This article is from the Australian Property Journal archive
In his time as the head of property group Mirvac managing director Greg Paramor has, according many, not set the world on fire. Many property pundits considered Paramor may not have been the right head for the job following the departure of founder Bob Hamilton back in 2005.
Wrong!
Paramor has performed were it matters delivering shareholders continued growth and diversity.
Yesterday, Mirvac Group reported a net after tax profit of just over $208 million for the first half to 31 December 2006 with after tax operating profit of $152.2 million up 11.8% on the corresponding period in December 2005.
The half year distribution of 15.95 cents per stapled security increased just 2.9% on the previous half underpinned by earnings per security for the period of 16.42 cents – excluding non-cash AIFRS items.
Paramor said yesterday that Mirvac’s integrated business platform is now delivering sustainable growth and there are clear examples of each division working together to facilitate major acquisitions, developments and the recycling of capital through funds management.
Paramor believes Mirvac’s business platform was best illustrated through the recent acquisition of the Walker portfolio, which delivered assets for investments, developments and funds management.

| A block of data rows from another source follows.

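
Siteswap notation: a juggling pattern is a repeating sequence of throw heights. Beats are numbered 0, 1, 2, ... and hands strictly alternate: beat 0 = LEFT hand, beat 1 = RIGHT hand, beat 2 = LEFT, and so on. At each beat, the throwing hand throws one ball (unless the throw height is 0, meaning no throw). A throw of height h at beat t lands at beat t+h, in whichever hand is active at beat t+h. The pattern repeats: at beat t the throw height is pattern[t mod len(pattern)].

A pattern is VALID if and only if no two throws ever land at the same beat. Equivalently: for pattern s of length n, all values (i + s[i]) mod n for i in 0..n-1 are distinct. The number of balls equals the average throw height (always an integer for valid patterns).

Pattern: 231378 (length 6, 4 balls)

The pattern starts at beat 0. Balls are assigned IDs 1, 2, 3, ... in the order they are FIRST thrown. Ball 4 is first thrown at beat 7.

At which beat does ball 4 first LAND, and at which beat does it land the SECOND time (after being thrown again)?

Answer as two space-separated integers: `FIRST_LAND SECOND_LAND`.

Beat 0 (L): throw ball1 h=2 -> lands@2:L; in-air after throw: [b1@2:L]
Beat 1 (R): throw ball2 h=3 -> lands@4:L; in-air after throw: [b1@2:L b2@4:L]
Beat 2 (L): throw ball1 h=1 -> lands@3:R; in-air after throw: [b1@3:R b2@4:L]
Beat 3 (R): throw ball1 h=3 -> lands@6:L; in-air after throw: [b2@4:L b1@6:L]
Beat 4 (L): throw ball2 h=7 -> lands@11:R; in-air after throw: [b1@6:L b2@11:R]
Beat 5 (R): throw ball3 h=8 -> lands@13:R; in-air after throw: [b1@6:L b2@11:R b3@13:R]
Beat 6 (L): throw ball1 h=2 -> lands@8:L; in-air after throw: [b1@8:L b2@11:R b3@13:R]
Beat 7 (R): throw ball4 h=3 -> lands@10:L; in-air after throw: [b1@8:L b4@10:L b2@11:R b3@13:R]
Beat 8 (L): throw ball1 h=1 -> lands@9:R; in-air after throw: [b1@9:R b4@10:L b2@11:R b3@13:R]
Beat 9 (R): throw ball1 h=3 -> lands@12:L; in-air after throw: [b4@10:L b2@11:R b1@12:L b3@13:R]
Beat 10 (L): throw ball4 h=7 -> lands@17:R; in-air after throw: [b2@11:R b1@12:L b3@13:R b4@17:R]
Beat 11 (R): throw ball2 h=8 -> lands@19:R; in-air after throw: [b1@12:L b3@13:R b4@17:R b2@19:R]
Beat 12 (L): throw ball1 h=2 -> lands@14:L; in-air after throw: [b3@13:R b1@14:L b4@17:R b2@19:R]
Beat 13 (R): throw ball3 h=3 -> lands@16:L; in-air after throw: [b1@14:L b3@16:L b4@17:R b2@19:R]
Beat 14 (L): throw ball1 h=1 -> lands@15:R; in-air after throw: [b1@15:R b3@16:L b4@17:R b2@19:R]
Beat 15 (R): throw ball1 h=3 -> lands@18:L; in-air after throw: [b3@16:L b4@17:R b1@18:L b2@19:R]
Beat 16 (L): throw ball3 h=7 -> lands@23:R; in-air after throw: [b4@17:R b1@18:L b2@19:R b3@23:R]
Beat 17 (R): throw ball4 h=8 -> lands@25:R; in-air after throw: [b1@18:L b2@19:R b3@23:R b4@25:R]
Ball 4: thrown@7 h=3 -> first land @10; rethrown@10 h=7 -> second land @17

Answer: 10 17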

“Our diversity and collaborative approach is an important aspect of managing of different property cycles, and ensuring we have a strong pipeline of activity to grow recurrent earnings across the group,” Paramor added.
The $1.124 billion Walker Corp acquisition includes $314.0 million of investment assets including a 50% interest in two leading retail centres in Sydney – Broadway and Rhodes; $578.5 million non-residential development projects with an acquisition value of $167.0 million; and around 1,400 medium density and land subdivision residential lots with an acquisition price of $111.6 million and total project value of $950.0 million.
The deal is still being digested by many property analysts, who remember Walker Corp’s sellout a decade ago to Australand.
Mirvac also bought the Carlton Hotel portfolio with BOS International for $328.3 million, which comprises four 4 to 4.5 star hotels in Brisbane, Sydney, Parramatta and Melbourne, as a seed for Mirvac’s Wholesale Hotel Fund.
Paramor said integrating Walker’s portfolio and the Carlton Hotels under the Mirvac umbrella was running to plan and schedule.
“We look forward to seeing the benefits of these significant acquisitions, which will add to sustainable earnings growth going forward. As we have previously stated our business model is better investment and transactional based, and Mirvac is well positioned for the financial year of 2007 and beyond.”
Mirvac reaffirmed its previous EPS and DPS guidance of 31.9 cents for the current financial year. Delivery of earnings is anticipated to be in line with Mirvac’s stated strategy of Investments 60–65%; Developments 25-30%; Funds Management 5-10%, and Hotels 5%.
Mirvac currently has in excess of $24.7 billion of assets under control across the investment, development, hotel and funds management spectrum. This includes investments in more than 62 properties covering the retail, commercial, industrial and hotel sectors with a total portfolio value of $3.8 billion.